Devices with interchangeable parts are often more bulky. We see it in smart phones in our Ratings. The phones you can crack open to replace the battery are often a tad thicker than their unibodied counterparts. The challenge is more severe with an Ara phone because components will have to be large enough for consumers to literally grasp—not a concern for engineers who build the sleek phones in our grasp today.

Short battery life

Early Ara-phone experiments have come up short when it comes to battery life. While we don't really know how short, Google engineers say the test results they've been getting have to be at least 25 percent better for the phone's active time to be acceptable to consumers. The phones currently in Consumer Reports labs can typically function for a full day before needing a charge.  

Performance

With electronic devices, performance is a team sport. It's not just about a processor, or a memory chip, or any piece of hardware or software. It's about the way these component work together. So, replacing one component may not yield the desired result. Also, despite efforts to the contrary, there undoubtedly is going to be a "version 2" Ara phone with a unique set of benefits that will leave Ara 1 phone owners envious.

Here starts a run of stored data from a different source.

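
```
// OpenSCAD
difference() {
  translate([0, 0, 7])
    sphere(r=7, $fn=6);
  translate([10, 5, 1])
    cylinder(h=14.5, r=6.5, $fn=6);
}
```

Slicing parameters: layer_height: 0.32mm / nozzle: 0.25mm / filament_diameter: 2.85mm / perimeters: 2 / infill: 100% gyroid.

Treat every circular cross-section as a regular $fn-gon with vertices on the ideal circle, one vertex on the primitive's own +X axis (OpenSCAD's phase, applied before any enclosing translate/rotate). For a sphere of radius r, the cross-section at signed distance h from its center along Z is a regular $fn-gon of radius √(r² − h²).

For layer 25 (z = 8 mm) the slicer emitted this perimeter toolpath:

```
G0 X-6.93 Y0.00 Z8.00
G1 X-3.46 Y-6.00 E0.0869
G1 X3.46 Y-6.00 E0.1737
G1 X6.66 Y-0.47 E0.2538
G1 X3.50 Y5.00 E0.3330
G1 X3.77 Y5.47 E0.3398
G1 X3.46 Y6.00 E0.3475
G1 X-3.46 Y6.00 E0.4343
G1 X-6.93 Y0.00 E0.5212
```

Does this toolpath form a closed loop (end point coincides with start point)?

yes

Start point (G0): (-6.93, 0.00). End point (last G1): the path returns to the start — closed.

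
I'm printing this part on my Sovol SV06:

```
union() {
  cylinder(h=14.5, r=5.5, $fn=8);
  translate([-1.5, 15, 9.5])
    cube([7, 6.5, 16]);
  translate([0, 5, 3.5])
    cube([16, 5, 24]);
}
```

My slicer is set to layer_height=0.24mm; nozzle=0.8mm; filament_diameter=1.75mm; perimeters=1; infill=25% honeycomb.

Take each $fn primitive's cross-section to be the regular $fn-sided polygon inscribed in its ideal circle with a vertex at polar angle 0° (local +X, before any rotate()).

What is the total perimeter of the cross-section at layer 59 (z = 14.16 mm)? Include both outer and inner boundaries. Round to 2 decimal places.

99.66 mm

At z = 14.16 mm: the r=5.5 cylinder gives a regular 8-gon of circumradius 5.5 (constant along its height) (perimeter = 2·8·5.500·sin(180°/8) = 33.68 mm); the cube at (-1.5, 15) (footprint 7×6.5) is included at this height (perimeter 27.00 mm); the cube at (0, 5) (footprint 16×5) is included at this height (perimeter 42.00 mm); Taking the union: the regions partially overlap (shared area 0.30 mm²), so the edge portions inside another operand are dropped and the merged outline is re-measured after clipping — boundary = 99.66 mm. Overall, the cross-section has 2 separate islands. Total boundary length (outer) = 99.66 mm.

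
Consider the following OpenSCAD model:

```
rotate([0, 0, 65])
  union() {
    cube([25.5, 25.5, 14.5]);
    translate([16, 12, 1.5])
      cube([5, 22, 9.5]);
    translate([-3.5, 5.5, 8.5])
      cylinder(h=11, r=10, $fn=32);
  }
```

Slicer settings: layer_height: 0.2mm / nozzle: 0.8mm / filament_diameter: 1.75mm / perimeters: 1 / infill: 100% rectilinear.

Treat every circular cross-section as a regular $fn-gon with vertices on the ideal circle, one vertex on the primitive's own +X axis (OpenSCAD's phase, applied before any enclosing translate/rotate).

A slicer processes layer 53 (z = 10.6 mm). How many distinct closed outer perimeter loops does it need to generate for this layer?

At z = 10.6 mm: the 25.5×25.5 cube contributes its full rectangle; the 5×22 cube at (16, 12) contributes its full rectangle; the r=10 cylinder at (-3.5, 5.5) contributes a regular 32-gon of circumradius 10; Taking the union: the regions partially overlap (shared area 144.03 mm²), so overlapping operands fuse into one piece — 1 connected region; (whole slice rotated 65° about Z — lengths, areas and connectivity unchanged). The result has 1 disconnected region.

1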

If you build it, will they come?

One of the great promises of an Ara phone is that component makers can compete to offer consumers choices about upgrades while keeping costs low. But what if nobody "goes for it," as we saw with Microsoft's Zune MP3 player and other commercial flops?

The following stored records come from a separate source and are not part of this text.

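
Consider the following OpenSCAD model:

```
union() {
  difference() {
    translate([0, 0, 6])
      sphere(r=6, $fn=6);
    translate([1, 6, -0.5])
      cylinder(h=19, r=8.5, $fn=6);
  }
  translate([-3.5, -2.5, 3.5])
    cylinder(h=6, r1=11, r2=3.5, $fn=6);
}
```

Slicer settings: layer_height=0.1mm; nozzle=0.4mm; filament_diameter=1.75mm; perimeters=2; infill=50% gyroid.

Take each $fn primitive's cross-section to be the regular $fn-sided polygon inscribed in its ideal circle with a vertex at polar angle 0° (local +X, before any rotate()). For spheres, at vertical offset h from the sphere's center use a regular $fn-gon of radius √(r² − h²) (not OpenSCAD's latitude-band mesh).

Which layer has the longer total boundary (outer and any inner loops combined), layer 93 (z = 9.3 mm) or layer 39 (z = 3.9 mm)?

layer 39 (z = 3.9 mm)

Layer 93 (z = 9.3): the r=6 sphere contributes a regular 6-gon of circumradius √(6²−3.3²) = 5.011 (perimeter = 2·6·5.011·sin(180°/6) = 30.07 mm); the r=8.5 cylinder at (1, 6) contributes a regular 6-gon of circumradius 8.5 (perimeter = 2·6·8.500·sin(180°/6) = 51.00 mm); After the difference (first − rest): starting from the r=6 sphere, the r=8.5 cylinder at (1, 6) partially overlaps it — only the 43.45 mm² overlap (of its 187.71 mm²) is removed, clipping the outline — boundary = 24.46 mm; the cone at (-3.5, -2.5) contributes a regular 6-gon of circumradius 3.750 (interpolated between r1=11 and r2=3.5 at t=0.967) (perimeter = 2·6·3.750·sin(180°/6) = 22.50 mm); Taking the union: the regions partially overlap (shared area 11.15 mm²), so the edge portions inside another operand are dropped and the merged outline is re-measured after clipping — boundary = 30.56 mm. So its perimeter = 30.56 mm. Layer 39 (z = 3.9): the r=6 sphere contributes a regular 6-gon of circumradius √(6²−2.1²) = 5.620 (perimeter = 2·6·5.620·sin(180°/6) = 33.72 mm); the r=8.5 cylinder at (1, 6) contributes a regular 6-gon of circumradius 8.5 (perimeter = 2·6·8.500·sin(180°/6) = 51.00 mm); Taking the first minus the rest: starting from the r=6 sphere, the r=8.5 cylinder at (1, 6) partially overlaps it — only the 52.02 mm² overlap (of its 187.71 mm²) is removed, clipping the outline — boundary = 28.12 mm; the cone at (-3.5, -2.5) (r1=11→r2=3.5) has section circumradius 10.500 here — a regular 6-gon (perimeter = 2·6·10.500·sin(180°/6) = 63.00 mm); Merging all regions: the result so far lies entirely inside the cone at (-3.5, -2.5), so the union is just the cone at (-3.5, -2.5) — boundary = 63.00 mm. So its perimeter = 63.00 mm. Layer 39 is larger (63.00 vs 30.56 mm).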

If you break it, who will fix it?

Do you think Samsung is going to fix your Ara phone after the Sony-made display fried it—or at least you suspect that was the problem? We already see the hot-potato hassles Android users go through when their phones stop working properly. Carriers blame the phone makers, and the phone makers blame the carriers or the operating system. iPhone owners rarely face such heartaches because they can always turn to the company that made the phone and controls its ecosystem: Apple.

It may take years before consumers will be able to get their hands on an Ara phone. But when or if they arrive, Consumer Reports engineers will be ready to take them apart to see if you should even bother.